ENH: add sort() method to StringArray and ArrowStringArray#65052
ENH: add sort() method to StringArray and ArrowStringArray#65052ssam18 wants to merge 11 commits into
Conversation
|
is the idea to add it for just these arrays or all EAs? I think @rhshadrach would want all EAs |
|
@jbrockmendel Thank you for the clarification. I have moved the implementation to the base ExtensionArray class so all EAs that support setitem get sort() for free. The numpy-backed and Arrow-backed overrides are kept for efficiency. |
|
This pull request is stale because it has been open for thirty days with no activity. Please update and respond to this comment if you're still interested in working on this. |
|
can someone review this PR? |
rhshadrach
left a comment
There was a problem hiding this comment.
Looks good - just some requests on testing style. Also needs a whatsnew in 3.1.0rst under "Other Enhancements"
In pandas 3.x, Series.unique() started returning StringArray/ArrowStringArray instead of numpy.ndarray. Since numpy arrays have an in-place sort() method but extension arrays didn't, code that called .sort() on unique() results broke. Added sort() to NDArrayBackedExtensionArray and ArrowExtensionArray, and tests covering ascending, descending, NA placement, and the original repro.

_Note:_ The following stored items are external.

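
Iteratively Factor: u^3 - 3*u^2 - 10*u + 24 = (u - 2)*(u^2 - u - 12) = (u - 2)*(u + 3)*(u - 4)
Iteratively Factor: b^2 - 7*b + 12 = (b - 3)*(b - 4)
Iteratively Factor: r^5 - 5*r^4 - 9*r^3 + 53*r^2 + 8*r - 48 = (r - 4)*(r^4 - r^3 - 13*r^2 + r + 12) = (r - 4)*(r + 1)*(r^3 - 2*r^2 - 11*r + 12) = (r - 4)^2*(r + 1)*(r^2 + 2*r - 3) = (r - 4)^2*(r + 1)*(r + 3)*(r - 1)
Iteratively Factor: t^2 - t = (t)*(t - 1)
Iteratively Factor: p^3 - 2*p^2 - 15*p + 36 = (p - 3)*(p^2 + p - 12) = (p - 3)^2*(p + 4)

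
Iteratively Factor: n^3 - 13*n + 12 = (n - 3)*(n^2 + 3*n - 4) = (n - 3)*(n + 4)*(n - 1)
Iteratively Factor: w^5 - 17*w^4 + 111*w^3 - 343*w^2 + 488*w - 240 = (w - 5)*(w^4 - 12*w^3 + 51*w^2 - 88*w + 48) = (w - 5)*(w - 4)*(w^3 - 8*w^2 + 19*w - 12) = (w - 5)*(w - 4)^2*(w^2 - 4*w + 3) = (w - 5)*(w - 4)^2*(w - 1)*(w - 3)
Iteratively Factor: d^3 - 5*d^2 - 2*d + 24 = (d - 4)*(d^2 - d - 6) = (d - 4)*(d + 2)*(d - 3)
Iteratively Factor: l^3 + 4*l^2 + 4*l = (l)*(l^2 + 4*l + 4) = l*(l + 2)*(l + 2)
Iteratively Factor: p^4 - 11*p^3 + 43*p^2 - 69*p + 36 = (p - 1)*(p^3 - 10*p^2 + 33*p - 36) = (p - 4)*(p - 1)*(p^2 - 6*p + 9) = (p - 4)*(p - 3)*(p - 1)*(p - 3)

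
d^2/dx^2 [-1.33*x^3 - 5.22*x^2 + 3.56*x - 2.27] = -7.98*x - 10.44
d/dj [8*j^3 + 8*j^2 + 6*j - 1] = 24*j^2 + 16*j + 6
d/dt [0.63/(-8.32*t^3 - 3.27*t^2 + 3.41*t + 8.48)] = (15.7248*t^2 + 4.1202*t - 2.1483)/(8.32*t^3 + 3.27*t^2 - 3.41*t - 8.48)^2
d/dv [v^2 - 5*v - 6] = 2*v - 5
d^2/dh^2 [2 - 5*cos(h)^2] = 10*cos(2*h)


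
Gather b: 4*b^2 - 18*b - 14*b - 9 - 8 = 4*b^2 - 32*b - 17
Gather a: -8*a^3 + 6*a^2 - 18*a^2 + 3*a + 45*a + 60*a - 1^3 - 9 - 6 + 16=-8*a^3 - 12*a^2 + 108*a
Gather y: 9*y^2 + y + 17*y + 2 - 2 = 9*y^2 + 18*y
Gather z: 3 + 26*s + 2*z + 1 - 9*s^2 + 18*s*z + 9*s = -9*s^2 + 35*s + z*(18*s + 2) + 4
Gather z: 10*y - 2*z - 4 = 10*y - 2*z - 4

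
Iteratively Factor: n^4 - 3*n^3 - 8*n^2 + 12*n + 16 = (n - 4)*(n^3 + n^2 - 4*n - 4) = (n - 4)*(n - 2)*(n^2 + 3*n + 2) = (n - 4)*(n - 2)*(n + 1)*(n + 2)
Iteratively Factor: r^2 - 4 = (r - 2)*(r + 2)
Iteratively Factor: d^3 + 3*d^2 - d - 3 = (d - 1)*(d^2 + 4*d + 3) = (d - 1)*(d + 3)*(d + 1)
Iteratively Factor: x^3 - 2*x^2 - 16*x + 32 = (x - 4)*(x^2 + 2*x - 8) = (x - 4)*(x + 4)*(x - 2)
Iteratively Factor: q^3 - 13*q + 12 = (q - 3)*(q^2 + 3*q - 4) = (q - 3)*(q + 4)*(q - 1)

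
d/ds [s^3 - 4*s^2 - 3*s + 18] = 3*s^2 - 8*s - 3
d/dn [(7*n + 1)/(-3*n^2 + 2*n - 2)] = (21*n^2 + 6*n - 16)/(9*n^4 - 12*n^3 + 16*n^2 - 8*n + 4)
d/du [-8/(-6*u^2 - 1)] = -96*u/(6*u^2 + 1)^2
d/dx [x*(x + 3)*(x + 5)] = 3*x^2 + 16*x + 15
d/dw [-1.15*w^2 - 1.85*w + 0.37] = -2.3*w - 1.85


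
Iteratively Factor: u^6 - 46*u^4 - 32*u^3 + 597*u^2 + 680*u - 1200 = (u + 4)*(u^5 - 4*u^4 - 30*u^3 + 88*u^2 + 245*u - 300) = (u - 5)*(u + 4)*(u^4 + u^3 - 25*u^2 - 37*u + 60) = (u - 5)^2*(u + 4)*(u^3 + 6*u^2 + 5*u - 12) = (u - 5)^2*(u - 1)*(u + 4)*(u^2 + 7*u + 12) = (u - 5)^2*(u - 1)*(u + 4)^2*(u + 3)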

1. Add whatsnew entry under Other enhancements in v3.1.0.rst 2. Add GH issue reference comments to new sort tests 3. Simplify NA handling in test_sort_with_na to use dtype.na_value directly 4. Parametrize test_sort_with_na on na_position to remove duplicated body
2ebe0fd to
0a477cf
Compare
|
How necessary are the subclass overrides? For NDArrayBacked in particular I don't expect it to make much difference |
|
A few questions, no objections. |
|
Hi, I noticed the discussion about moving the sort() tests to the extension array test suite. I’m new to contributing to pandas, but I’d be happy to help look into the existing extension test structure and check whether a common ExtensionArray.sort test can be added. Please let me know if this would be useful, and I can start exploring it. |
Per review feedback on GH#65052, hoist the in-place sort tests from the StringArray-specific test file into BaseMethodsTests so every ExtensionArray subclass exercises the inherited sort() method through data_for_sorting / data_missing_for_sorting fixtures.
SparseArray.__setitem__ raises TypeError, so the base ExtensionArray.sort() implementation (which does self[:] = self.take(...)) failed with a confusing internal error. Override sort() to raise NotImplementedError cleanly and assert that behavior in the extension test suite. Surfaced by the new shared sort tests in BaseMethodsTests.
JSONArray.__setitem__ in the extension test helper didn't iterate over slice keys, so any self[:] = ... path (including the inherited ExtensionArray.sort()) blew up with "slice object is not iterable". Expand slice keys to a range before dispatching. Three pre-existing xfail markers on test_setitem_slice* now XPASS, so remove or scope them accordingly.
…od-for-StringArray
|
Do we need to add |
Simplified test_sort_unique_result to construct the StringArray directly rather than going through a DataFrame, since the bug is just about unique followed by sort. Also listed ExtensionArray.sort in the extensions reference page next to argsort so the new public method is documented.
Fixes #64977
In pandas 3.x,
Series.unique()returnsStringArrayorArrowStringArrayinstead of a numpy array, but neither of these had a.sort()method that numpy arrays have always supported. This broke code that called.sort()on the result of.unique().The fix adds a
sort()method toNDArrayBackedExtensionArray(which coversStringArray) andArrowExtensionArray(which coversArrowStringArray). For numpy-backed arrays, the underlying_ndarrayis reordered in-place; for Arrow-backed arrays (which are immutable), the internal reference is swapped.Tests cover ascending and descending sort, NA placement with
na_position='first'/'last', and the exact repro from the issue.